The beautiful flower, vegetable, and herb gardens at the Bruffhof farm of Franz and Rita Schwarz in the Emmental region. Bruffhof is part of Switzerland's "Sleep in Straw" agritourism program, offering travelers a clean hay loft and a home-cooked meal for a nominal fee. Truly bucolic and relaxing in a down-to-earth sort of way.
Apples grown on the Bruffhof farm. Most go to Swiss juice-maker Sussmost, but a few are saved for guests to enjoy as snack or lunch on the go. Apples make the perfect palate-cleanser for the infinite varieties of Swiss cheeses which I discovered are served for breakfast, lunch, and dinner!

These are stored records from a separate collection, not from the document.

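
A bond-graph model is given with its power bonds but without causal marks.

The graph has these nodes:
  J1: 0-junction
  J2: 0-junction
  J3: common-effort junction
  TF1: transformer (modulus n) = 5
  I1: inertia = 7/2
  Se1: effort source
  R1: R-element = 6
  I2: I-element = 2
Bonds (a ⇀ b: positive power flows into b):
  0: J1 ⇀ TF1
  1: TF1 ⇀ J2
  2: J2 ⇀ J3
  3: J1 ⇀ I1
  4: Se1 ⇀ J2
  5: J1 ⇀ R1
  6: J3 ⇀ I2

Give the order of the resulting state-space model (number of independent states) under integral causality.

2  (I1, I2 all integral)

b4 →J2  (Se1: effort source, stroke at far end)
b1 →TF1  (J2 effort already set via bond 4)
b2 →J3  (0-jn J2 has e-setter on 4)
b6 →I2  (J3: bond 2 brought effort, rest push out)
b0 →J1  (TF1: transformer flips bond 1)
b3 →I1  (common-e at J1 fixed by 0)
b5 →R1  (J1: bond 0 brought effort, rest push out)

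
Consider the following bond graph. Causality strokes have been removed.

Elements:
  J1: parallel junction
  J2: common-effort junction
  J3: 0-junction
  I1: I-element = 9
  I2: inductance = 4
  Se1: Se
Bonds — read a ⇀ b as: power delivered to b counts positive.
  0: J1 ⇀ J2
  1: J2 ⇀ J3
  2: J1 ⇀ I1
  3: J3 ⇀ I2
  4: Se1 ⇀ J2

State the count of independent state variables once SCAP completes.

β4 stroke→J2  (source Se1 imposes e)
β0 stroke→J1  (J2 effort already set via bond 4)
β1 stroke→J3  (0-jn J2 has e-setter on 4)
β3 stroke→I2  (J3: bond 1 brought effort, rest push out)
β2 stroke→I1  (J1: bond 0 brought effort, rest push out)

2  (I1, I2 all integral)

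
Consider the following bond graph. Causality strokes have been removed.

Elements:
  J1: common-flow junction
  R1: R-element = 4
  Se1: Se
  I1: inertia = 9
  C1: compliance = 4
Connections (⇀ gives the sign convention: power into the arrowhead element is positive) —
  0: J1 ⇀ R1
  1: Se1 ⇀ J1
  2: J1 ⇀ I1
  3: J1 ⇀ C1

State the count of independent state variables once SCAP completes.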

A fighting black cow, or "Herens," an endangered species that thrives in Valais. Each summer, the strongest females compete in regional competitions to determine the "Queen of the Alps." Owner of the winning cow is awarded a giant trophy cow bell. (And, no it's not tinnitus. All of the cows really do wear bells.)
Buffalo aren't nearly as aggressive as cattle, claims Christian Egli of his water buffaloes pastured in the Emmental region. (Shortly after this picture, one approached quickly and sent journalists running through the field!) The buffalo milk produced on his farm is worth more than cows milk and is processed into delicious cheeses just a few miles down the road.
Down the road from Egli's buffalo, we sampled a few tasty local microbrews at the Brauerie Hohgart. Co-owner Heidi Kammer sources ingredients locally: barley, wheat, malt barley, and flavor-enhancing ingredients such as cherries, honey, or raspberries.